Au dixième District comme ailleurs, les pouvoirs ne changent pas fondamentalement la nature humaine. Il y a les prédateurs, les innocents, et entre les deux, des flics imparfaits qui tentent d'agir au mieux...
Après une entrée fracassante sur la scène comic avec la réédition de Watchmen, Urban avait misé à l'époque sur une autre série, certes moins connue (bien que déjà publiée chez Semic), mais toujours signée Alan Moore (From Hell, La Ligue des Gentlemen Extraordinaires, Neonomicon). Un coup de maître tant cette BD est bourrée de qualités.

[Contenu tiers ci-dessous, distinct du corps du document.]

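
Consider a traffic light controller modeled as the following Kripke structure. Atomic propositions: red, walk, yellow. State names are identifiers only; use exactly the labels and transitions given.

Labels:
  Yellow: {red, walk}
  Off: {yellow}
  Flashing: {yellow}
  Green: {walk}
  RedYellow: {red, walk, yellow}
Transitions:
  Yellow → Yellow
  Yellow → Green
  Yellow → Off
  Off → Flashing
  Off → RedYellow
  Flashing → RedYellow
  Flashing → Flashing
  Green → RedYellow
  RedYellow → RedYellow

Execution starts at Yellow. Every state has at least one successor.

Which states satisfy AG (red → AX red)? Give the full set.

{Off, Flashing, Green, RedYellow}

States satisfying red → AX red: {Off, Flashing, Green, RedYellow}.
States satisfying AG (red → AX red): {Off, Flashing, Green, RedYellow}.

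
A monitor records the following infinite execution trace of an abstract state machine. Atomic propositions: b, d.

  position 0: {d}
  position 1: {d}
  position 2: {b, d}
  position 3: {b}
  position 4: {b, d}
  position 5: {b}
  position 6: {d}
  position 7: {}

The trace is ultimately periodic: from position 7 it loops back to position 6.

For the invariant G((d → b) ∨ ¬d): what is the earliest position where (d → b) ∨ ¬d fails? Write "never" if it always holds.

0

At position 0 the labels are {d}, so (d → b) ∨ ¬d is false there. This is the first violation.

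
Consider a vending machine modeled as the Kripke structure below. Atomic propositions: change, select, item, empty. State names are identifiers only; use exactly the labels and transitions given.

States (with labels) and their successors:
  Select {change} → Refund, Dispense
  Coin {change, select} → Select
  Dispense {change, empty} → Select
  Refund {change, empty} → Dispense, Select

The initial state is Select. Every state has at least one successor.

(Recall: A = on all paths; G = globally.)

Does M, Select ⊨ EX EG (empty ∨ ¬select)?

States satisfying EG (empty ∨ ¬select): {Select, Dispense, Refund}.
States satisfying EX EG (empty ∨ ¬select): {Select, Coin, Dispense, Refund}.
Select ∈ Sat(EX EG (empty ∨ ¬select)).

Satisfied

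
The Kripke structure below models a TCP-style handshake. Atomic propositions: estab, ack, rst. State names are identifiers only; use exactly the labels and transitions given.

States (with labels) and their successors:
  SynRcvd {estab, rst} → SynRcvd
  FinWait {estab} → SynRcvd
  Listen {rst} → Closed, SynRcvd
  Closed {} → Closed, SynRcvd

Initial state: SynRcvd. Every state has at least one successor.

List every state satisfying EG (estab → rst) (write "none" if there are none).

{SynRcvd, Listen, Closed}

States satisfying estab → rst: {SynRcvd, Listen, Closed}.
States satisfying EG (estab → rst): {SynRcvd, Listen, Closed}.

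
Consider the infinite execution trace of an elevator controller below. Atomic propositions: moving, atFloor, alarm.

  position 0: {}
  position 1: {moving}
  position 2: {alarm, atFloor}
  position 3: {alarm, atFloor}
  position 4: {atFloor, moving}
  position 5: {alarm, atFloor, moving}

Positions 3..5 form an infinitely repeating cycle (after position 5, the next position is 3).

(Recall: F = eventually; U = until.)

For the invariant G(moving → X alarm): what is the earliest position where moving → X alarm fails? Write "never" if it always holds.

moving → X alarm holds at every position 0..5, and those are all the positions the trace ever visits, so the invariant G(moving → X alarm) is never violated.

never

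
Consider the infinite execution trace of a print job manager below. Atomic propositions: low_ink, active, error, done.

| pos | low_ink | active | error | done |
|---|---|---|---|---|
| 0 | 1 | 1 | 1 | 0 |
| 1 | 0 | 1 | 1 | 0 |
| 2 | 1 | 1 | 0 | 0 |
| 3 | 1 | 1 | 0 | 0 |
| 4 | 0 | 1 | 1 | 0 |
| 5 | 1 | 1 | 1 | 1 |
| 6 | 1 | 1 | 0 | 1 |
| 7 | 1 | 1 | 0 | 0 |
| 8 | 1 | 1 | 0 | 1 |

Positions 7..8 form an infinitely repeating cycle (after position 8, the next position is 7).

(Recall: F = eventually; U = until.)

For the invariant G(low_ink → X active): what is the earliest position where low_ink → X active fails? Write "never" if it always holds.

never

low_ink → X active holds at every position 0..8, and those are all the positions the trace ever visits, so the invariant G(low_ink → X active) is never violated.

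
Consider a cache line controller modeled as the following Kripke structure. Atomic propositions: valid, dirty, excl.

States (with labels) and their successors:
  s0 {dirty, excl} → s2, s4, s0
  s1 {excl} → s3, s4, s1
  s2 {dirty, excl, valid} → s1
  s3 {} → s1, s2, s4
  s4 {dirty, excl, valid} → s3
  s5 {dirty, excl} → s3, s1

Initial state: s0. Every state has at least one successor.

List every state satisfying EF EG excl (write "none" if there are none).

{s0, s1, s2, s3, s4, s5}

States satisfying EG excl: {s0, s1, s2, s5}.
States satisfying EF EG excl: {s0, s1, s2, s3, s4, s5}.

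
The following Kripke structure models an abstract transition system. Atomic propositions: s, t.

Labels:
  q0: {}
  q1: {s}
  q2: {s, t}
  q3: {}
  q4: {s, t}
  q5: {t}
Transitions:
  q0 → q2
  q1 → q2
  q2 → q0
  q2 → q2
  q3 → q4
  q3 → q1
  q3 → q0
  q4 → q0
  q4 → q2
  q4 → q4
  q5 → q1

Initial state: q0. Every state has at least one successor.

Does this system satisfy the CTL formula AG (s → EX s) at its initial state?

Satisfied

States satisfying s → EX s: {q0, q1, q2, q3, q4, q5}.
States satisfying AG (s → EX s): {q0, q1, q2, q3, q4, q5}.
Every state reachable from q0 satisfies s → EX s.
q0 ∈ Sat(AG (s → EX s)).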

L'originalité de cette série, qui a vu le jour fin 1999, réside dans le fait qu'elle transpose des intrigues policières classiques dans un cadre tout à fait inhabituel. Neopolis tient en effet une large place dans l'histoire et sa faune exotique permet d'enchaîner des situations fort diverses allant du burlesque au drame. L'on va ainsi découvrir des robots, des géants, des aliens, un chien qui parle... et ce ne sont pas forcément là les créatures les plus originales. Pour donner un exemple, l'une d'entre-elles est une sorte de grosse méduse extraterrestre ayant fait carrière dans... le porno.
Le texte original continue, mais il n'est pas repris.